Around the corner the restrooms were a bit moldy and generally not in the best of shape. At least the ones in the campground near the cabins didn’t contain any mold.

Although confused by a new credit card system, the staff and management were friendly and helpful without being intrusive. Thankfully the other guests were the same, save for the man who questioned why yours truly was taking pictures. An explanation dissolved the tension, and the man — a racecar driver — sped off to that day’s event at the Magic Valley Speedway approximately 30 minutes away in Twin Falls.

The location of daredevil Evel Knievel’s failed 1974 attempt to clear the Snake River Canyon in a steam-powered rocket, the city that a little more than 44,000 people call home is the most populous in a 100-mile radius.

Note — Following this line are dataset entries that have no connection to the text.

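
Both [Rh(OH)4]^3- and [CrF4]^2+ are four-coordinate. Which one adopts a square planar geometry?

[Rh(OH)4]^3-

For [Rh(OH)4]^3-: Ligand charges: each hydroxide is −1. With an overall charge of −3 the rhodium centre must be in the +1 oxidation state. Group 9 minus oxidation state 1 gives a d⁸ configuration. A 4d d⁸ ion has a large crystal-field splitting; square planar leaves the high-energy d_{x²−y²} orbital empty and maximises CFSE. → square planar.
For [CrF4]^2+: Summing ligand charges against the +2 overall charge gives an oxidation state of +6 for chromium. Chromium is a group-6 element; Cr(VI) is therefore d⁰. A d⁰ ion has no crystal-field stabilisation preference between square planar and tetrahedral, so four ligands adopt the sterically favoured tetrahedral geometry. → tetrahedral.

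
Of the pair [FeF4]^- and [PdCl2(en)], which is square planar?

[PdCl2(en)]

For [FeF4]^-: Ligand charges: each fluoride is −1. With an overall charge of −1 the iron centre must be in the +3 oxidation state. Group 8 minus oxidation state 3 gives a d⁵ configuration. A high-spin d⁵ ion has zero CFSE in either geometry, so four ligands adopt the sterically favoured tetrahedral geometry. → tetrahedral.
For [PdCl2(en)]: Ligand charges: each chloride is −1; ethylenediamine is neutral. With an overall charge of 0 the palladium centre must be in the +2 oxidation state. Pd sits in group 10, so the d-electron count is 10 − 2 = 8. A 4d d⁸ ion has a large crystal-field splitting; square planar leaves the high-energy d_{x²−y²} orbital empty and maximises CFSE. → square planar.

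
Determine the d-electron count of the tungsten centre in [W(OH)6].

Each hydroxide is −1; balancing the 0 overall charge requires W(VI).
Tungsten is a group-6 element; W(VI) is therefore d⁰.

d0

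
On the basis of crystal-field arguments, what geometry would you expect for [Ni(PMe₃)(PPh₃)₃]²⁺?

Trimethylphosphine is neutral; triphenylphosphine is neutral; balancing the +2 overall charge requires Ni(II).
Nickel is a group-10 element; Ni(II) is therefore d⁸.
With 4 monodentate ligands the coordination number is 4.
Trimethylphosphine and triphenylphosphine are strong-field ligands (high in the spectrochemical series).
A 3d d⁸ ion with strong-field ligands gains enough CFSE to favour square planar over tetrahedral.

square planar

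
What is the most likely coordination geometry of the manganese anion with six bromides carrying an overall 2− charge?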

Visitors can hike to within 100 yards of the site on private property or view it from the visitor center two miles away. We chose the latter. It was a speck in the distance of a landscape dominated by a 500-feet deep gorge carved by lava flows, a massive flood and a landslide.

Over at Shoshone Falls we were greeted not with rushing water but a trickle. The amount of water can vary depending on snow melt and hydroelectric and irrigation demands, the latter turning miles of high desert into prime agricultural land.

But that day a worker at a small kiosk blamed construction work.

We didn’t visit the Perinne Coulee — the other falls from which the city gets its name — instead heading downtown for lunch and beer at Milner’s Gate Brewing.

The food we had on the expansive patio was great, but let’s be honest, dear readers, I was there for the beer.

From Pangle Wangle Belgian Wit to Fall Down Brown, each came with a unique name but the brews hewed close to tradition. That’s a compliment.

We left with a growler each of the wit and brown. Also compliments.

Unfortunately I don’t have any for the beer at Magic Valley Brewing in Buhl, where we had stopped a few days earlier on our way to Balanced Rock State Park.

A friend enjoyed the greasy, gooey Scotch eggs, but the brews shared a similar, slightly sour aftertaste. And they weren’t supposed to be sour beers. After telling us the owner planned on opening a new tasting room in the future, the server shared her favorite concoction: part Jalapeno IPA and Bloody Mary mix helped along with plenty of spices. We agreed it was the best we’d tasted.

We left with our growlers empty and picked up a six-pack of Modelo Especial from the gas station across the street.

The balanced rock didn’t amaze either, though we didn’t drive into the campground or lower park area, and the 40-foot tall, wind-carved piece of dried rhyolite perched on a three-foot pedestal is worth a quick stop and a picture — if you ever find yourself cruising the countryside outside Buhl, Idaho.

If so, consider a soak at Banbury or Miracle Hot Springs. We opted for the former, the lesser known of the two, because the private baths opened to the clean and cool late evening sky with views of nearby hills and the bubbling river that feeds the springs.

Relaxed after a long weekend with friends, most of the crew headed home. Three of us continued north to what promised to be a much wilder camping adventure in Yellowstone and Grand Teton National Parks.

But that’s a story for another time.